Personal information
- Full name: John Anthony Pitt
- Born: 30 January 1937 (age 89) Dewsbury, Yorkshire, England
- Batting: Right-handed
- Bowling: Right-arm medium

Career statistics
| Competition | First-class |
| Matches | 1 |
| Runs scored | 36 |
| Batting average | 36.00 |
| 100s/50s | –/– |
| Top score | 26* |
| Balls bowled | 18 |
| Wickets | 0 |
| Bowling average | – |
| 5 wickets in innings | – |
| 10 wickets in match | – |
| Best bowling | – |
| Catches/stumpings | 1/– |
- Source: Cricinfo, 19 March 2019

= John Pitt (cricketer) =

English cricketer

John Anthony Pitt (born 30 January 1937) is a former English first-class cricketer.

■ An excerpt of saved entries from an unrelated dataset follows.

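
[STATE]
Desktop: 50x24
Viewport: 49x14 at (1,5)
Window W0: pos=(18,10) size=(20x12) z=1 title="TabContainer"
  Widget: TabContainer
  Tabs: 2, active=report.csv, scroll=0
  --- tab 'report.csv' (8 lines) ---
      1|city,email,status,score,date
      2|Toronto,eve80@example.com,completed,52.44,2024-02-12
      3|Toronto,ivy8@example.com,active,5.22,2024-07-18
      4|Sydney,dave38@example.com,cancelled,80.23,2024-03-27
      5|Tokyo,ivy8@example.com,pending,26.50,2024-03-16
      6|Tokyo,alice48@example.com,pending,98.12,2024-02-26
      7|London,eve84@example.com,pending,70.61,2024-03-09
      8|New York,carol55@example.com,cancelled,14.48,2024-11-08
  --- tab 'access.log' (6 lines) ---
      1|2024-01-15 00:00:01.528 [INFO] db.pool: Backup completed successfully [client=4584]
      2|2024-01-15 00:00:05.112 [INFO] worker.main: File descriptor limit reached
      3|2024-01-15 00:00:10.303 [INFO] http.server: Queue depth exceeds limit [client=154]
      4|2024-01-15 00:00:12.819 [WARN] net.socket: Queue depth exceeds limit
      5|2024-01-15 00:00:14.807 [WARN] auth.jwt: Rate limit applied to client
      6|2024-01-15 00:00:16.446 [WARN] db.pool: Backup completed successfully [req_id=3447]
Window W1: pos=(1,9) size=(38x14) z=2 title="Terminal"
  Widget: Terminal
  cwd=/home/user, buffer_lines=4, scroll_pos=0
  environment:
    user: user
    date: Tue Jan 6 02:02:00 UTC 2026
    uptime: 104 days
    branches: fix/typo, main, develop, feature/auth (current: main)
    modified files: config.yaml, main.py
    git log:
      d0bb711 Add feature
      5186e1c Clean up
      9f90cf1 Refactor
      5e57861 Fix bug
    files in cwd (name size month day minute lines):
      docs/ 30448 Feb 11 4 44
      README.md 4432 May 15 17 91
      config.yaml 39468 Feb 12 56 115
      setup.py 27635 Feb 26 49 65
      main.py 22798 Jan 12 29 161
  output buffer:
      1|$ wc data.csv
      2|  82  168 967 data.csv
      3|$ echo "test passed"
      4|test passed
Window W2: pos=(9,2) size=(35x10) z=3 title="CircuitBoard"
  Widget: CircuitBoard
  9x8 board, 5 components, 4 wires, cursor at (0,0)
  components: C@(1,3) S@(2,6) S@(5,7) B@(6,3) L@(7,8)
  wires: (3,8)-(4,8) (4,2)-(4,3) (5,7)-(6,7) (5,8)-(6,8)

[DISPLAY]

        ┃   0 1 2 3 4 5 6 7 8             ┃      
        ┃0  [.]                           ┃      
        ┃                                 ┃      
        ┃1               C                ┃      
┏━━━━━━━┃                                 ┃      
┃ Termin┃2                           S    ┃      
┠───────┗━━━━━━━━━━━━━━━━━━━━━━━━━━━━━━━━━┛      
┃$ wc data.csv                       ┃           
┃  82  168 967 data.csv              ┃           
┃$ echo "test passed"                ┃           
┃test passed                         ┃           
┃$ █                                 ┃           
┃                                    ┃           
┃                                    ┃           


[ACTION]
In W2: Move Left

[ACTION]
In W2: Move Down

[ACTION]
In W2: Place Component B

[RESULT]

        ┃   0 1 2 3 4 5 6 7 8             ┃      
        ┃0                                ┃      
        ┃                                 ┃      
        ┃1  [B]          C                ┃      
┏━━━━━━━┃                                 ┃      
┃ Termin┃2                           S    ┃      
┠───────┗━━━━━━━━━━━━━━━━━━━━━━━━━━━━━━━━━┛      
┃$ wc data.csv                       ┃           
┃  82  168 967 data.csv              ┃           
┃$ echo "test passed"                ┃           
┃test passed                         ┃           
┃$ █                                 ┃           
┃                                    ┃           
┃                                    ┃           


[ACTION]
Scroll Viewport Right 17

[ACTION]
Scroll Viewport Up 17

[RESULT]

                                                 
                                                 
        ┏━━━━━━━━━━━━━━━━━━━━━━━━━━━━━━━━━┓      
        ┃ CircuitBoard                    ┃      
        ┠─────────────────────────────────┨      
        ┃   0 1 2 3 4 5 6 7 8             ┃      
        ┃0                                ┃      
        ┃                                 ┃      
        ┃1  [B]          C                ┃      
┏━━━━━━━┃                                 ┃      
┃ Termin┃2                           S    ┃      
┠───────┗━━━━━━━━━━━━━━━━━━━━━━━━━━━━━━━━━┛      
┃$ wc data.csv                       ┃           
┃  82  168 967 data.csv              ┃           


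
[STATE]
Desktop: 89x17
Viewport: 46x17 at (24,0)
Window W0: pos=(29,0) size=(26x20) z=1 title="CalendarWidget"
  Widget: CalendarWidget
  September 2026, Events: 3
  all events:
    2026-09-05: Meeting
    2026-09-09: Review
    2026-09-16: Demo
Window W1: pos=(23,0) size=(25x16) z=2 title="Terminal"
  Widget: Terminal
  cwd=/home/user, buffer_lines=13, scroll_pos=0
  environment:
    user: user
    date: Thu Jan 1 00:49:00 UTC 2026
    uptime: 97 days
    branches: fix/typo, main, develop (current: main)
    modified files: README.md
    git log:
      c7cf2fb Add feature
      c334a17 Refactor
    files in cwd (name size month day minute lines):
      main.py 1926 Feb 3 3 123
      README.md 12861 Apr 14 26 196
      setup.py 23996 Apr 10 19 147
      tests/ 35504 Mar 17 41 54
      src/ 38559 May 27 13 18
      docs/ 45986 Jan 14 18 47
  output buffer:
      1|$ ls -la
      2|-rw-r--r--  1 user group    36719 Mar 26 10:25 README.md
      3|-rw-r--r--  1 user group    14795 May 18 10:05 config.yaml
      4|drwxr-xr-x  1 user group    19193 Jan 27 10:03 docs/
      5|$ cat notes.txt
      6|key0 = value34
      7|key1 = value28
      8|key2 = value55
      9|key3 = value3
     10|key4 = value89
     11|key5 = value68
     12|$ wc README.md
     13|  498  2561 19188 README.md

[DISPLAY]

━━━━━━━━━━━━━━━━━━━━━━━┓━━━━━━┓               
 Terminal              ┃      ┃               
───────────────────────┨──────┨               
$ ls -la               ┃6     ┃               
-rw-r--r--  1 user grou┃Su    ┃               
-rw-r--r--  1 user grou┃  6   ┃               
drwxr-xr-x  1 user grou┃ 13   ┃               
$ cat notes.txt        ┃ 20   ┃               
key0 = value34         ┃27    ┃               
key1 = value28         ┃      ┃               
key2 = value55         ┃      ┃               
key3 = value3          ┃      ┃               
key4 = value89         ┃      ┃               
key5 = value68         ┃      ┃               
$ wc README.md         ┃      ┃               
━━━━━━━━━━━━━━━━━━━━━━━┛      ┃               
     ┃                        ┃               


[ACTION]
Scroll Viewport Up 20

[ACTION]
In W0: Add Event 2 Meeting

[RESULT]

━━━━━━━━━━━━━━━━━━━━━━━┓━━━━━━┓               
 Terminal              ┃      ┃               
───────────────────────┨──────┨               
$ ls -la               ┃6     ┃               
-rw-r--r--  1 user grou┃Su    ┃               
-rw-r--r--  1 user grou┃*  6  ┃               
drwxr-xr-x  1 user grou┃ 13   ┃               
$ cat notes.txt        ┃ 20   ┃               
key0 = value34         ┃27    ┃               
key1 = value28         ┃      ┃               
key2 = value55         ┃      ┃               
key3 = value3          ┃      ┃               
key4 = value89         ┃      ┃               
key5 = value68         ┃      ┃               
$ wc README.md         ┃      ┃               
━━━━━━━━━━━━━━━━━━━━━━━┛      ┃               
     ┃                        ┃               


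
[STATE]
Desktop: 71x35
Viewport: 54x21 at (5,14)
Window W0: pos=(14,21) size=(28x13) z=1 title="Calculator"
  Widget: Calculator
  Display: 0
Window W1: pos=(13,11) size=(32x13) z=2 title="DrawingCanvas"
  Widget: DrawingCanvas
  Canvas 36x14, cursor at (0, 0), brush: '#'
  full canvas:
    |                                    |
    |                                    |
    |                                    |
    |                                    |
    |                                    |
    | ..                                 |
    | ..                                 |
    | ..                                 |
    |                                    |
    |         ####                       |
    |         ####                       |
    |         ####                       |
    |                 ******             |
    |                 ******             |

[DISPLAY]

        ┃+                             ┃              
        ┃                              ┃              
        ┃                              ┃              
        ┃                              ┃              
        ┃                              ┃              
        ┃ ..                           ┃              
        ┃ ..                           ┃              
        ┃ ..                           ┃              
        ┃                              ┃              
        ┗━━━━━━━━━━━━━━━━━━━━━━━━━━━━━━┛              
         ┃                         0┃                 
         ┃┌───┬───┬───┬───┐         ┃                 
         ┃│ 7 │ 8 │ 9 │ ÷ │         ┃                 
         ┃├───┼───┼───┼───┤         ┃                 
         ┃│ 4 │ 5 │ 6 │ × │         ┃                 
         ┃├───┼───┼───┼───┤         ┃                 
         ┃│ 1 │ 2 │ 3 │ - │         ┃                 
         ┃├───┼───┼───┼───┤         ┃                 
         ┃│ 0 │ . │ = │ + │         ┃                 
         ┗━━━━━━━━━━━━━━━━━━━━━━━━━━┛                 
                                                      


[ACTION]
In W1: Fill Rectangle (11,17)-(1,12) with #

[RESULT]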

While undertaking his national service as a non-commissioned officer in the British Army, Pitt made a single appearance in first-class cricket for the Combined Services cricket team against Warwickshire at Birmingham in 1957. Batting twice in the match, Pitt scored 10 runs in the Combined Services first-innings before being dismissed by Michael Youll, while in their second-innings he remained unbeaten with 26 runs. He also bowled three overs with his right-arm medium pace in Warwickshire's first-innings, without taking a wicket.